To sum up: I began watching Fringe, though I sometimes found it boring, because my husband was watching it.  Now I'm asking him, "When are you going to have time to watch TV?  There's a Fringe in the DVR!"

Saturday, October 2, 2010

Warehouse 13: Why I Just Can't Care

My husband really enjoys Warehouse 13, and is dying to see it renewed for another year.  I watch it with him, and have fun doing so, but somehow, I just don't care that much, about the characters or the future of the show.  And why is that, when the plots hums along, the magic involves tongue-in-cheek references to historical figures and events, Artie is lovable, Claudia is cool, and Mykha is amusingly neurotic? 

I think I found the answer today, while reading River Secrets, the third in Shannon Hale's Bayern YA Fantasy series.  On the page I was reading, the main character (Razo) remembered a character he used to love (Bettin) during the time of the first book.  Now, Razo was not a main character of the first book; he was decidedly secondary.  And yet, there was a girl he loved, who had no role in the book, but was named as part of the author's effort to round out Razo, and as a natural consequence of Hale's creation of a whole, three-dimensional, fully realized fantasy world. 

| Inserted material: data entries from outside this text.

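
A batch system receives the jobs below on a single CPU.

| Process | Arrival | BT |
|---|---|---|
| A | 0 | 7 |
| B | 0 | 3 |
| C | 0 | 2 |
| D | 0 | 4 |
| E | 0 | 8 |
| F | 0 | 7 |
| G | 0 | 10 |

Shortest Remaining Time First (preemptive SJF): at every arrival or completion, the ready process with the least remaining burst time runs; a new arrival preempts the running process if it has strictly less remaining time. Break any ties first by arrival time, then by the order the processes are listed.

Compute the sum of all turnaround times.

127

Timeline: | C 0-2 | B 2-5 | D 5-9 | A 9-16 | F 16-23 | E 23-31 | G 31-41 |
Completion: A=16  B=5  C=2  D=9  E=31  F=23  G=41
Turnaround = completion − arrival: A=16, B=5, C=2, D=9, E=31, F=23, G=41
Total turnaround = 16 + 5 + 2 + 9 + 31 + 23 + 41 = 127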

In contrast, the characters of Warehouse 13 seem to spring into existence the moment the cameras start rolling, and go back into stasis as soon as they stop.  There is little evidence that they have lives outside of their recorded adventures.  Sure, Claudia has a history (and is also probably the most engaging character of the four).  But Mykha has parents who appeared once, and Pete dated Kelly, and that's it for them.  It's inconceivable that we would learn about Kelly's family, as we hear of Razo's love in The Goose Girl.  The world of Warehouse 13 simply does not have that kind of depth.  The lack of tertiary characters isn't a problem -- it's a symptom, a sign.  The real problem is that the main characters, and the world they inhabit, seem two-dimensional.

Apply this litmus-test to Jack, the main character of Eureka, and see what you get: he has a daughter, Zoe, another main character; a sister, whose baby's father we also meet (a tertiary character!); an ex-wife, who has appeared on the show; an ex-girlfriend, Tess; and an A.I. house.  All of these characters have provided drama outside, and alongside, the mystery of the week.  All of them remind viewers, over and over, that Eureka exists inside a complete and complicated world. 

Some of Warehouse 13's difficulties stem from the fact that the "magical space" is simply too small.  Too few people are involved in the Warehouse, so, much of the agents' time is spent learning details of lives and places that will never be mentioned again.  On Eureka, every investigation takes place within the "magical space" of the town, so that every detail learned by the way adds to the complexity of the show's created world.  I honestly don't know how Warehouse 13 could be fixed; the sad truth is that some premises are inherently limited. 

So, Warehouse 13, if we don't see you next year:  It was fun.  It was good.  It just wasn't great.